Because I care about my emotional health, I completed two years of official monitoring through PHS, then terminated my contract. Because I care about the lies that were perpetuated about me and my “unethical conduct”, I took a course in ethics, and had myself “certified” as ethically sound.
And where does this adventure leave me?
Taking inventory on what is left of my work as a healer, I see myself evolving into a space beyond the conventional medical practice that taught me how to diagnose physical illness, think through the options for treatment taught to me in medical school, and prescribe treatments (mainly pharmaceutical) for these illnesses. My medical Board has forbidden me to give advice or use these pieces of my education to support clients. How appropriate; I see my talents have progressed to providing education and support regarding spiritual health issues, and I am becoming an expert in this rich and rewarding way of healing. All of those coping skills that I was forced to use to keep myself sane through my ordeal are gifts that I now bring to others.

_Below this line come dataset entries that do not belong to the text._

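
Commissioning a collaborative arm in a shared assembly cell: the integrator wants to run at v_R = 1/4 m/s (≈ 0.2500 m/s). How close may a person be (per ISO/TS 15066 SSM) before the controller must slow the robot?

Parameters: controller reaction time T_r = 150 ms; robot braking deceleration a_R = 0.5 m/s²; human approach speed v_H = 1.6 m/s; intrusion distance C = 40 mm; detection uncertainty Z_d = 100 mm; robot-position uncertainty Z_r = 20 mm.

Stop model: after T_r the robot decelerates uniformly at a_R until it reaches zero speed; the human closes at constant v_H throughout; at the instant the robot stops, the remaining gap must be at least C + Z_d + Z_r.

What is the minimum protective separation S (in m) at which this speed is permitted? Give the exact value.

T_s = v_R/a_R = (1/4)/(1/2) = 0.5000 s
reaction-phase robot travel = 0.2500·0.1500 = 0.0375 m
robot under decel: 0.2500²/(2·0.5000) = 0.0625 m
human over T_r+T_s: 1.6000·(0.1500+0.5000) = 1.0400 m
C+Z_d+Z_r = 0.0400+0.1000+0.0200 = 0.1600 m
S_min ≈ 0.0375+0.0625+1.0400+0.1600  ⇒  S_min = 13/10 m

S_min = 13/10 m = 1.3000 m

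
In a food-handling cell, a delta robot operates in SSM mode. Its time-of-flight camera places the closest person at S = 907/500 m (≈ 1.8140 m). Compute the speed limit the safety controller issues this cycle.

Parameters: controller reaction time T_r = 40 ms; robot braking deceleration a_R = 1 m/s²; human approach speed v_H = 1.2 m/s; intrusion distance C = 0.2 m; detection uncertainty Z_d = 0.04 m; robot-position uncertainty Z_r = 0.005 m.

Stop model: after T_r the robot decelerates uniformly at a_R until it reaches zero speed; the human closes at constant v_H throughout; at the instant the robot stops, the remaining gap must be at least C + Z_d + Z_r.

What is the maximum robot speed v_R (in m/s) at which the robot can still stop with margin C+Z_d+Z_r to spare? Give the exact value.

v_R_max = 9/10 m/s = 0.9000 m/s

collect terms ⇒ (1/2)·v_R² + (31/25)·v_R + (-1521/1000) = 0
  disc = (31/25)² − 4·(1/2)·(-1521/1000) = 11449/2500 ; √disc = 107/50
  v_R = (−(31/25) + 107/50) / (2·(1/2)) = 9/10 m/s
check:
braking lasts T_s = (9/10)/1 = 0.9000 s
reaction-phase robot travel = 0.9000·0.0400 = 0.0360 m
robot under decel: 0.9000²/(2·1.0000) = 0.4050 m
person approaches 1.2000·(0.0400+0.9000) = 1.1280 m
residual clearance needed = 0.2000+0.0400+0.0050 = 0.2450 m
sum ≈ 0.0360+0.4050+1.1280+0.2450 ≈ 1.8140 m = S ✓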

Physician, heal thyself, was the starting point. Now, I offer with confidence healing for the soul and spirit of clients. I help people create space in their lives to remember the sacred. I help create ceremonies of spiritual healing, using the right-brained “artist” pieces of who I am.
I am deeply satisfied that these “healing artist/ ceremonialist” pieces of me not only survived my confrontation with my conventional medical colleagues, but have actually been polished into gems of creativity that will allow me to serve clients with compassion and caring.